Le Sud Lipez ou le « paradis infernal »

Le Sud Lipez ou le « paradis infernal »

Nous revoilà, exactement là où nous nous étions quittés lors de notre dernier article, au beau milieu du salar d’Uyuni sur l’île d’Incahuasi.

« Una buena conversacion se abre siempre con un sacacorchos ! » , d e même qu’un bon repas pourrait-on rajouter. Pour ne pas déroger à la règle, en plein milieu d’un désert de sel, nous sortons une bouteille de blanc de Cafayate, région Nord-Argentine que nous traverserons dans quelques temps. Nous la partageons avec nos acolytes catalans Xavi, Manel et Pito qui dès le lendemain mettent le cap sur la mythique et redoutée Ruta de las Lagunas de la région bolivienne du Sud Lipez.

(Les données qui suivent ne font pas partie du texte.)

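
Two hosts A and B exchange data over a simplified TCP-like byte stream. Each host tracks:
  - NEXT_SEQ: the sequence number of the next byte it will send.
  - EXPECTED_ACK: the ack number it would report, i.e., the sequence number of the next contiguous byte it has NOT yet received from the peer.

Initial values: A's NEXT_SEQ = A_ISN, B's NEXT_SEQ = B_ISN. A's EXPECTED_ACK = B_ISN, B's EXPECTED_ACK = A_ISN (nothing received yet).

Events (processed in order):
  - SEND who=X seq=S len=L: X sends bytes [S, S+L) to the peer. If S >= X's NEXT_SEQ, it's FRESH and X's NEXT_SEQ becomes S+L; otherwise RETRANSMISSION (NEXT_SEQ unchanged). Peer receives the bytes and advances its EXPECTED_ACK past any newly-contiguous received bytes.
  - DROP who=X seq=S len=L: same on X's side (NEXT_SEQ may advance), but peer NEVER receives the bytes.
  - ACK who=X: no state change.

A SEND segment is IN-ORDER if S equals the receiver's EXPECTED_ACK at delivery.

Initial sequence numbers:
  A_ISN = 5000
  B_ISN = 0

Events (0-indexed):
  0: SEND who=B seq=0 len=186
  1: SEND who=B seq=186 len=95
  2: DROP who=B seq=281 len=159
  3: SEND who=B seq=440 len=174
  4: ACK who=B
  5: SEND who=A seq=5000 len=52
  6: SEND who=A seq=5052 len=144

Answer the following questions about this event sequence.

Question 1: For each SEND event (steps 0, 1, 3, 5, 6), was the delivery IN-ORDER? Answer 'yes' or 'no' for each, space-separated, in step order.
Answer: yes yes no yes yes

Derivation:
Step 0: SEND seq=0 -> in-order
Step 1: SEND seq=186 -> in-order
Step 3: SEND seq=440 -> out-of-order
Step 5: SEND seq=5000 -> in-order
Step 6: SEND seq=5052 -> in-order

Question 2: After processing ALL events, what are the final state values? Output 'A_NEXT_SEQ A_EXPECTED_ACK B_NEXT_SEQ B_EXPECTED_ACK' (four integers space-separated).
After event 0: A_seq=5000 A_ack=186 B_seq=186 B_ack=5000
After event 1: A_seq=5000 A_ack=281 B_seq=281 B_ack=5000
After event 2: A_seq=5000 A_ack=281 B_seq=440 B_ack=5000
After event 3: A_seq=5000 A_ack=281 B_seq=614 B_ack=5000
After event 4: A_seq=5000 A_ack=281 B_seq=614 B_ack=5000
After event 5: A_seq=5052 A_ack=281 B_seq=614 B_ack=5052
After event 6: A_seq=5196 A_ack=281 B_seq=614 B_ack=5196

Answer: 5196 281 614 5196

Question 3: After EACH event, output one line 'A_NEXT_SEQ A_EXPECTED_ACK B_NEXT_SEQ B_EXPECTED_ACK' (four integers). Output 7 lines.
5000 186 186 5000
5000 281 281 5000
5000 281 440 5000
5000 281 614 5000
5000 281 614 5000
5052 281 614 5052
5196 281 614 5196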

Le temps de la réflexion soit une copita plus tard et nous voici embarqués dans cette aventure « extrême » en bonne compagnie. Il faut dire qu’on ne tenait pas vraiment à faire le détour par la ville d’Uyuni et que la tentation de se lancer dans cette traversée du désert accompagnés d’autres cyclos était plus forte ! En effet c’est aussi pour nous une nouvelle expérience dans notre long voyage. Cela nous tenait à cœur depuis longtemps mais nos choix d’itinéraires parfois biscornus ne nous avaient jamais permis de tenter Le coup. En tout cas cette rencontre est une aubaine pour nous, trêve de tergiversations, sur la météo, les températures, notre forme du moment, nous voila partis pour le Sud Lipez, plus touristiquement connu comme « la ruta de las lagunas », une des étapes mythiques du voyage !

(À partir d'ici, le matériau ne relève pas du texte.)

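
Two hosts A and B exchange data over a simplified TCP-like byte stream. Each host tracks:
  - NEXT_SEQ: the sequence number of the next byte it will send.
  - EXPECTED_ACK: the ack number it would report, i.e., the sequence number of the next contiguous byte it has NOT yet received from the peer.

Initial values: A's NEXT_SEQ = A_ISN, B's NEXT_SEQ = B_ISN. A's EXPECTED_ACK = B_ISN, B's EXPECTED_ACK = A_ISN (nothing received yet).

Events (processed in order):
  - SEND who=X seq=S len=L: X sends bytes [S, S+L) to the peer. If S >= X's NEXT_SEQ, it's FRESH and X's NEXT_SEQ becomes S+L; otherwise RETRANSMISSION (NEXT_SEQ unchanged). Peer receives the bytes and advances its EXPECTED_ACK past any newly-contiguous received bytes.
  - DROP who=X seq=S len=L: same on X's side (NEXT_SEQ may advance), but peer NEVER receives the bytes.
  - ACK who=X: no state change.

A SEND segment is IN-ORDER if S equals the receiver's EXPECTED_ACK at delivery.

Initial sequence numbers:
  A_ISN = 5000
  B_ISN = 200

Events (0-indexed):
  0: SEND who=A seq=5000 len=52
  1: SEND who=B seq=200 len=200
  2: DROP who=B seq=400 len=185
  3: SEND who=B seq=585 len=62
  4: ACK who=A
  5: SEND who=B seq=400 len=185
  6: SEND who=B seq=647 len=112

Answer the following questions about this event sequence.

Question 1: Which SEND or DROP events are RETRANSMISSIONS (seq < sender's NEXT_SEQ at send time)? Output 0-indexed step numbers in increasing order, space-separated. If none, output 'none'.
Step 0: SEND seq=5000 -> fresh
Step 1: SEND seq=200 -> fresh
Step 2: DROP seq=400 -> fresh
Step 3: SEND seq=585 -> fresh
Step 5: SEND seq=400 -> retransmit
Step 6: SEND seq=647 -> fresh

Answer: 5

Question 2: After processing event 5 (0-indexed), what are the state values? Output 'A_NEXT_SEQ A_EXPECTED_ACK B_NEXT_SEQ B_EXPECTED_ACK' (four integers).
After event 0: A_seq=5052 A_ack=200 B_seq=200 B_ack=5052
After event 1: A_seq=5052 A_ack=400 B_seq=400 B_ack=5052
After event 2: A_seq=5052 A_ack=400 B_seq=585 B_ack=5052
After event 3: A_seq=5052 A_ack=400 B_seq=647 B_ack=5052
After event 4: A_seq=5052 A_ack=400 B_seq=647 B_ack=5052
After event 5: A_seq=5052 A_ack=647 B_seq=647 B_ack=5052

5052 647 647 5052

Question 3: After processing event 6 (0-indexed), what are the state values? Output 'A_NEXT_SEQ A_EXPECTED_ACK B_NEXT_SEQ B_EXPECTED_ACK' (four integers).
After event 0: A_seq=5052 A_ack=200 B_seq=200 B_ack=5052
After event 1: A_seq=5052 A_ack=400 B_seq=400 B_ack=5052
After event 2: A_seq=5052 A_ack=400 B_seq=585 B_ack=5052
After event 3: A_seq=5052 A_ack=400 B_seq=647 B_ack=5052
After event 4: A_seq=5052 A_ack=400 B_seq=647 B_ack=5052
After event 5: A_seq=5052 A_ack=647 B_seq=647 B_ack=5052
After event 6: A_seq=5052 A_ack=759 B_seq=759 B_ack=5052

5052 759 759 5052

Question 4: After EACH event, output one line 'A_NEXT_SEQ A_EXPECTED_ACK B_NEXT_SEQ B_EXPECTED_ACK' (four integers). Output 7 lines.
5052 200 200 5052
5052 400 400 5052
5052 400 585 5052
5052 400 647 5052
5052 400 647 5052
5052 647 647 5052
5052 759 759 5052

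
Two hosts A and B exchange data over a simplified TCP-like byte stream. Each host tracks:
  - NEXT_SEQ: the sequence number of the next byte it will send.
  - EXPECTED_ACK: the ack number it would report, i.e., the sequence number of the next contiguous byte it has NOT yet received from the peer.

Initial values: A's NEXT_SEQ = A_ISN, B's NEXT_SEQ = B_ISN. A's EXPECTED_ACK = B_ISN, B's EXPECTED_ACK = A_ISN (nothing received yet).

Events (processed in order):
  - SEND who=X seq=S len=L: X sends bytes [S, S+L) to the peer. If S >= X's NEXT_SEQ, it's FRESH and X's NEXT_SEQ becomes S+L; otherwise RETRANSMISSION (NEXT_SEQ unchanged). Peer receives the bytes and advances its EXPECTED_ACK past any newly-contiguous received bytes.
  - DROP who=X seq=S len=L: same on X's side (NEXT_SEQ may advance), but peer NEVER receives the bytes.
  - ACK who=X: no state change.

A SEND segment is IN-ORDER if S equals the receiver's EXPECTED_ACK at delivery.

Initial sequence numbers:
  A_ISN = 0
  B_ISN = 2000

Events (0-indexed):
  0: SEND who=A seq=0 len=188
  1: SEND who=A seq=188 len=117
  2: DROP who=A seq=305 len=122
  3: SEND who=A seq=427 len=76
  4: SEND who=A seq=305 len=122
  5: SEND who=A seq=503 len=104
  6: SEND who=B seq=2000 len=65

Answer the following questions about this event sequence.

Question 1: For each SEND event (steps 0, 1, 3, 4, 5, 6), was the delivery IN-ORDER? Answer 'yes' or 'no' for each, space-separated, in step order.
Answer: yes yes no yes yes yes

Derivation:
Step 0: SEND seq=0 -> in-order
Step 1: SEND seq=188 -> in-order
Step 3: SEND seq=427 -> out-of-order
Step 4: SEND seq=305 -> in-order
Step 5: SEND seq=503 -> in-order
Step 6: SEND seq=2000 -> in-order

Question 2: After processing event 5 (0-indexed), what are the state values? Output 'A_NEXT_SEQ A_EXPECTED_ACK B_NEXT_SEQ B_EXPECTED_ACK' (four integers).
After event 0: A_seq=188 A_ack=2000 B_seq=2000 B_ack=188
After event 1: A_seq=305 A_ack=2000 B_seq=2000 B_ack=305
After event 2: A_seq=427 A_ack=2000 B_seq=2000 B_ack=305
After event 3: A_seq=503 A_ack=2000 B_seq=2000 B_ack=305
After event 4: A_seq=503 A_ack=2000 B_seq=2000 B_ack=503
After event 5: A_seq=607 A_ack=2000 B_seq=2000 B_ack=607

607 2000 2000 607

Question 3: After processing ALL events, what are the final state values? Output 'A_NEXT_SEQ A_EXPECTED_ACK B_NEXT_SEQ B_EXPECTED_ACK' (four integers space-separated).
After event 0: A_seq=188 A_ack=2000 B_seq=2000 B_ack=188
After event 1: A_seq=305 A_ack=2000 B_seq=2000 B_ack=305
After event 2: A_seq=427 A_ack=2000 B_seq=2000 B_ack=305
After event 3: A_seq=503 A_ack=2000 B_seq=2000 B_ack=305
After event 4: A_seq=503 A_ack=2000 B_seq=2000 B_ack=503
After event 5: A_seq=607 A_ack=2000 B_seq=2000 B_ack=607
After event 6: A_seq=607 A_ack=2065 B_seq=2065 B_ack=607

Answer: 607 2065 2065 607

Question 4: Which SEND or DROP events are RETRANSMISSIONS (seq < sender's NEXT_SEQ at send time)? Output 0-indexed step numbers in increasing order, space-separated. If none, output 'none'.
Step 0: SEND seq=0 -> fresh
Step 1: SEND seq=188 -> fresh
Step 2: DROP seq=305 -> fresh
Step 3: SEND seq=427 -> fresh
Step 4: SEND seq=305 -> retransmit
Step 5: SEND seq=503 -> fresh
Step 6: SEND seq=2000 -> fresh

Answer: 4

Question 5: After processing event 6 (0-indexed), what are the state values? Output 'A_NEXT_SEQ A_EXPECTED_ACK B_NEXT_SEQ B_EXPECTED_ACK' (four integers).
After event 0: A_seq=188 A_ack=2000 B_seq=2000 B_ack=188
After event 1: A_seq=305 A_ack=2000 B_seq=2000 B_ack=305
After event 2: A_seq=427 A_ack=2000 B_seq=2000 B_ack=305
After event 3: A_seq=503 A_ack=2000 B_seq=2000 B_ack=305
After event 4: A_seq=503 A_ack=2000 B_seq=2000 B_ack=503
After event 5: A_seq=607 A_ack=2000 B_seq=2000 B_ack=607
After event 6: A_seq=607 A_ack=2065 B_seq=2065 B_ack=607

607 2065 2065 607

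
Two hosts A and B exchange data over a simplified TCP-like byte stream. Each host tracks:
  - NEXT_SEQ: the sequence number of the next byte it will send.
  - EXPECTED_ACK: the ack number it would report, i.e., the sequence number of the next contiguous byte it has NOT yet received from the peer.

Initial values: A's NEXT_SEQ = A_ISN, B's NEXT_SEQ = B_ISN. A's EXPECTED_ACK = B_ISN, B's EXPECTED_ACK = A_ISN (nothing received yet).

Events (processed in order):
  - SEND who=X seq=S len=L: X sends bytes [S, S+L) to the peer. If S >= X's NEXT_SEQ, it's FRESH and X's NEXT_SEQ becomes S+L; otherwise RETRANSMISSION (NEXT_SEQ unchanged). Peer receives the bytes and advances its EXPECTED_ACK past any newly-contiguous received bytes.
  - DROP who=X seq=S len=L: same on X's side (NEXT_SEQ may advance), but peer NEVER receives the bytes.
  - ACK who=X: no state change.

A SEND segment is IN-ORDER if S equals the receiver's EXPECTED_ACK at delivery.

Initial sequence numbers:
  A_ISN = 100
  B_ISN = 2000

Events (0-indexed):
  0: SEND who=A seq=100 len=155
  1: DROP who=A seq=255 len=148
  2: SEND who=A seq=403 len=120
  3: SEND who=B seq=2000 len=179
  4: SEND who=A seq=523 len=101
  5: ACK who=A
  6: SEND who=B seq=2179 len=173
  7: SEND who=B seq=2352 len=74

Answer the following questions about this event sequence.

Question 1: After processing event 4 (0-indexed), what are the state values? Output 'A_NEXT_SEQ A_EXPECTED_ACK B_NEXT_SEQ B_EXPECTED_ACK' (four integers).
After event 0: A_seq=255 A_ack=2000 B_seq=2000 B_ack=255
After event 1: A_seq=403 A_ack=2000 B_seq=2000 B_ack=255
After event 2: A_seq=523 A_ack=2000 B_seq=2000 B_ack=255
After event 3: A_seq=523 A_ack=2179 B_seq=2179 B_ack=255
After event 4: A_seq=624 A_ack=2179 B_seq=2179 B_ack=255

624 2179 2179 255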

Nous n’allons pas faire pour cet article un descriptif détaillé, étape par étape de cette traversée, ce qui serait long, fastidieux et dénué d’intérêt pour vous amis cyclotoupiphytes, mais allons aborder le sujet Sud Lipez selon les différentes facettes que cette région nous a offertes…

Alors le Sud Lipez, qu’ès-à-quo, et pourquoi est-il tant redouté des cyclovoyageurs ?

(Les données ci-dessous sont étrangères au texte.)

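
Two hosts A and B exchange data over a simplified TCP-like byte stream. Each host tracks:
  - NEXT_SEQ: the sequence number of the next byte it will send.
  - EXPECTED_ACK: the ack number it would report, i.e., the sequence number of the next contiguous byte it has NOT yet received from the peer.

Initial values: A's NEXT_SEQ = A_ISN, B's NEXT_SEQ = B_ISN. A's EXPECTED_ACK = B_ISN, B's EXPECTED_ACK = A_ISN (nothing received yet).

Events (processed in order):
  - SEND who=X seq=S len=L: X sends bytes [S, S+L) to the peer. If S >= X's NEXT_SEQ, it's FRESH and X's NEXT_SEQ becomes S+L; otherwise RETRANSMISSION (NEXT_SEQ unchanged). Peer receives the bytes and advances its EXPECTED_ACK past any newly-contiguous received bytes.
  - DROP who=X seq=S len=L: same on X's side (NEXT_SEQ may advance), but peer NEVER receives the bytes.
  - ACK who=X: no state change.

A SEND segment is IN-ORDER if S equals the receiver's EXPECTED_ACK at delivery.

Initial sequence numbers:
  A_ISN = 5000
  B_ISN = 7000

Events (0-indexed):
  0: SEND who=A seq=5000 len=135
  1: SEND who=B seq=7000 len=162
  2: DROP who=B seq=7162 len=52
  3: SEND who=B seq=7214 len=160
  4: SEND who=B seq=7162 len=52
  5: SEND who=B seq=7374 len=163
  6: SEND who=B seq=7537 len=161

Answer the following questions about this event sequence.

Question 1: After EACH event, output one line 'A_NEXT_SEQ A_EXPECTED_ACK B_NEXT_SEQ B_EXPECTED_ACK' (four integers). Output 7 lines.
5135 7000 7000 5135
5135 7162 7162 5135
5135 7162 7214 5135
5135 7162 7374 5135
5135 7374 7374 5135
5135 7537 7537 5135
5135 7698 7698 5135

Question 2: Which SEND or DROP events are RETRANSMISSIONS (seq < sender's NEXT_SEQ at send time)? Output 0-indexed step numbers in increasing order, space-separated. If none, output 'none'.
Answer: 4

Derivation:
Step 0: SEND seq=5000 -> fresh
Step 1: SEND seq=7000 -> fresh
Step 2: DROP seq=7162 -> fresh
Step 3: SEND seq=7214 -> fresh
Step 4: SEND seq=7162 -> retransmit
Step 5: SEND seq=7374 -> fresh
Step 6: SEND seq=7537 -> fresh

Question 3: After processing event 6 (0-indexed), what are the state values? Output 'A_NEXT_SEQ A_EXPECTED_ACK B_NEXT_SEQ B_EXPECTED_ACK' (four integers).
After event 0: A_seq=5135 A_ack=7000 B_seq=7000 B_ack=5135
After event 1: A_seq=5135 A_ack=7162 B_seq=7162 B_ack=5135
After event 2: A_seq=5135 A_ack=7162 B_seq=7214 B_ack=5135
After event 3: A_seq=5135 A_ack=7162 B_seq=7374 B_ack=5135
After event 4: A_seq=5135 A_ack=7374 B_seq=7374 B_ack=5135
After event 5: A_seq=5135 A_ack=7537 B_seq=7537 B_ack=5135
After event 6: A_seq=5135 A_ack=7698 B_seq=7698 B_ack=5135

5135 7698 7698 5135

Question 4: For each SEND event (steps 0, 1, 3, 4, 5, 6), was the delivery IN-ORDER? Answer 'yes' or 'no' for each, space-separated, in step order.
Step 0: SEND seq=5000 -> in-order
Step 1: SEND seq=7000 -> in-order
Step 3: SEND seq=7214 -> out-of-order
Step 4: SEND seq=7162 -> in-order
Step 5: SEND seq=7374 -> in-order
Step 6: SEND seq=7537 -> in-order

Answer: yes yes no yes yes yes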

Contexte paysagistico-climatique : de sable, de vent et de volcans

Le Sud Lipez est une région altiplanique du sud-ouest bolivien qui marque la frontière entre la Bolivie et le Chili. L’altitude moyenne dépasse les 4000m et le point culminant du parcours atteint 4900m au milieu des volcans et des lagunes !
Dans ce contexte, vous l’aurez compris, ça caille ! Surtout que le mois de juillet constitue le plein cœur de l’hiver andin. Il s’agit donc du mois le plus froid de l’année, mais aussi le plus sec ce qui nous garantissait un ciel bleu au quotidien, ceci expliquant cela, on ne peut pas tout avoir ! On nous avait prévenu, les températures peuvent descendre jusqu’à -30°C la nuit, et la journée ça monte péniblement à 10°C, mais le fléau c’est le vent qui lui souffle parfois nuit et jour soulevant d’impressionnants nuages de poussière.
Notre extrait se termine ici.